しかし、配偶者がアスペルガー患者の場合は医学的な対処によって通常の社会生活を営むことが可能であるため、「強度の精神病」や「回復の見込みがない」という要件に該当しないと考えられています。

そのため、配偶者がアスペルガーであるというだけの理由では強制的に離婚を求めることは困難であると言わざるを得ません。

(2)離婚できるケース

配偶者がアスペルガーであるというだけなく、DVやモラハラ行為をしている場合や、そこまでいかなくとも問題発言や問題行動をしており「婚姻を継続しがたい重大な事由」(同項5号)が生じている場合には強制的な離婚が可能となります。

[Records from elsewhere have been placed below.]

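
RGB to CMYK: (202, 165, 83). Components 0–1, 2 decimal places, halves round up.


R'=202/255≈0.7922, G'=165/255≈0.6471, B'=83/255≈0.3255
K = 1 - max(R',G',B') = 1 - 202/255 = 53/255 = 0.20784… → 0.21
(1-R'-K)/(1-K) simplifies to (max-R)/max with max = 202:
C = (202-202)/202 = 0/202 = 0 → 0.00
M = (202-165)/202 = 37/202 = 0.18316… → 0.18
Y = (202-83)/202 = 119/202 = 0.58910… → 0.59
= CMYK(0.00, 0.18, 0.59, 0.21)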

たとえば、極度の浪費癖・ギャンブルに伴い多額の借金を作り家庭生活に重大な悪影響が生じている場合、宗教活動による過度な没頭により家庭の安息が損なわれている場合、家庭内で日常的な侮辱発言が行われている場合等は、「婚姻を継続しがたい重大な事由」に該当する可能性があります。

(3)慰謝料も請求できるケース

前項の事情が不法行為に該当する場合、民法709条の不法行為に基づく慰謝料請求が可能となるケースがあります。

ただ、夫婦の問題は基本的には家庭内で起きていますので、実際に慰謝料を請求するためには、配偶者の侮辱発言をボイスレコーダーで録音するなどして、不法行為を立証できる証拠を準備していくことが必要となります。